Ich weiss jetzt nicht ob alle SPSen von allen Herstellern ihre IP-Adresse dynamisch beziehen können. Aber mal als guter Tipp aus der Praxis. Gib allen SPSen eine feste Adresse


----------



## Rainer Hönle (10 Februar 2009)

BorisDieKlinge80 schrieb:


> Hallo Leute,
> 
> ich hab mal Frage... ist es möglich ner SPS (Siemens/VIPA/Beckhof) ihre IP dynamisch zu vergeben? Mein Vorgesetzer hat die Vorstellung, das wir ne Server Applikation Programmieren, welche bspw. einen DHCP server hat, welcher die am netz angeschlossen SPS's erkennt und denen dynamisch ne IP vergibt. Ist das Möglich?
> 
> grüße


Die Vergabe der IP-Adresse erfolgt beim Hochlauf des Systems. Das bedeutet, die SPS läuft seltener als der Server-PC bzw. wird öfters abgeschaltet. Ist das so? Denn wenn die SPS durchläuft (was sie tun sollte) bringt das DHCP nichts. Woran sollen die SPSen eigentlich erkannt werden wenn sie keine IP-Adresse haben? Soll das ganze auf MAC-Ebene abgehandelt werden? Habt ihr da schon den richtigen Treiber geschrieben?
Was soll eigentlich der Vorteil dieser Lösung sein? Kennt ihr auch die Nachteile einer wechselnden IP-Adresse einer Produktionsanlage?


----------



## BorisDieKlinge80 (10 Februar 2009)

Naja ich halte davon auch nichts! Es soll hlat möglich sein wenn ein neues Modul in einer Produktionlinie an das System angeschlossen wird, welche eine eigen SPS hat, das dies erkannt wird... und sich am PC Server idendifiziert! In einem DB der SPS steht dann der Modul Typ etc. so weis der PC Server um was es sich handelt ... etc. und der Operator kann das ding bedienen.. so die philosophie.. naja halte davon auch nichts.

Ja eben ich dachte die SPS haben nen Statische IP, welche man anfangs über das Projekt vergibt.. direkt über die MAC kann ja nich kommuniziert werden oder? bspw. mit libnodave


----------



## Rainer Hönle (10 Februar 2009)

Das Ding hat ja ein Programm und eine Konfiguration. Und dort steht normalerweise die IP-Adresse mit drin (= statische IP-Adresse). Was soll jetzt dynamisch geändert werden.
Selbstverständlich ist Kommunikation über MAC möglich, wenn auch nicht über libnodave oder AGLink.
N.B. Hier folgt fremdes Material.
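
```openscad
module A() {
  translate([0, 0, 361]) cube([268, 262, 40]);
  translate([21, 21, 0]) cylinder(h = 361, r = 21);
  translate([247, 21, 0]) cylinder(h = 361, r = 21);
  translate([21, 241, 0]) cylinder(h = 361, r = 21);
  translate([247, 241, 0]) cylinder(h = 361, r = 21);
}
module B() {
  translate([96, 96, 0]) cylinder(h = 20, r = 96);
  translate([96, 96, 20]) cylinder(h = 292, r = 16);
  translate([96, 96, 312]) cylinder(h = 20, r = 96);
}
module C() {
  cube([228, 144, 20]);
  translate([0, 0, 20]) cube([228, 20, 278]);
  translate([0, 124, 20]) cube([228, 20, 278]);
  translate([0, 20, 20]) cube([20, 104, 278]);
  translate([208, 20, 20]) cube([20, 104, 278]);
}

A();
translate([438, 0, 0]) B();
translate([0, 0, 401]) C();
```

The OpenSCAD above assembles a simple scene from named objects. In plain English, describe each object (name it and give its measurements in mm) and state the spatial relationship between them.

A is a simple wooden stool: a rectangular seat 268 mm (x) by 262 mm (y), 40 mm thick, top face at z = 401 mm, on four round legs, each 42 mm in diameter. The legs rest on z = 0, each leg's axis is inset half a diameter from the nearest pair of seat edges (so the leg's bounding box is flush with the corner).

B is a spool: two coaxial disc flanges of radius 96 mm and thickness 20 mm, joined by a core cylinder of radius 16 mm and height 292 mm. The lower flange rests on z = 0 and the three cylinders share a vertical axis.

C is an open-topped rectangular box: outside dimensions 228×144×298 mm, with a uniform wall and base thickness of 20 mm. The base is a full 228×144 slab on the floor; four walls sit on top of the base. The front and back walls (the −y and +y sides) span the full width; the two side walls fit between them.

The spool is on the floor beside the stool on its +x side. The open box is on top of the stool.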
Aber es gibt ja winpcap. Dieser Treiber wird auch von wireshark verwendet. Sollte also etwas taugen. Allerdings muss man dabei alles selbst machen.


----------



## Marc (3 März 2009)

Hallo Leute,
  für eine Phoenix Contact SPS gibt es eine Bibliothek für Netzwerkprotokolle. In dieser ist ein DHCP Client und DNS Client enthalten.
  Über den DHCP Client kann man der SPS einen Netzwerknamen zuweisen.
  Durch das Anmelden am DHCP Server, ist die SPS dann unter dem Parametrierten Namen im Netzwerk erreichbar.
  Die IP Adresse ist also nicht mehr nötig.
  Wird häufig eingesetzt wenn die SPS im IT Netzwerk eingesetzt wird und nicht in einem reinen SPS Netz.


----------



## Rainer Hönle (4 März 2009)

Dazu muss die SPS aber DHCP unterstützen, sonst nutzt das nichts.


----------



## bugatti66 (4 März 2009)

Marc schrieb:


> Durch das Anmelden am DHCP Server, ist die SPS dann unter dem Parametrierten Namen im Netzwerk erreichbar.
> Die IP Adresse ist also nicht mehr nötig.
> Wird häufig eingesetzt wenn die SPS im IT Netzwerk eingesetzt wird und nicht in einem reinen SPS Netz.


 
Auch andere Hersteller mit ProfiNet-Schnittstelle verwenden Namen für die Geräte und nicht mehr feste IP-Adressen.


----------



## Vaninger (9 September 2010)

*Phoenix Bibliothek -> Alternativ Oscat network-lib*

Hallo,

hätte zwei Fragen, die vielleicht von euch beantwortet werden können. 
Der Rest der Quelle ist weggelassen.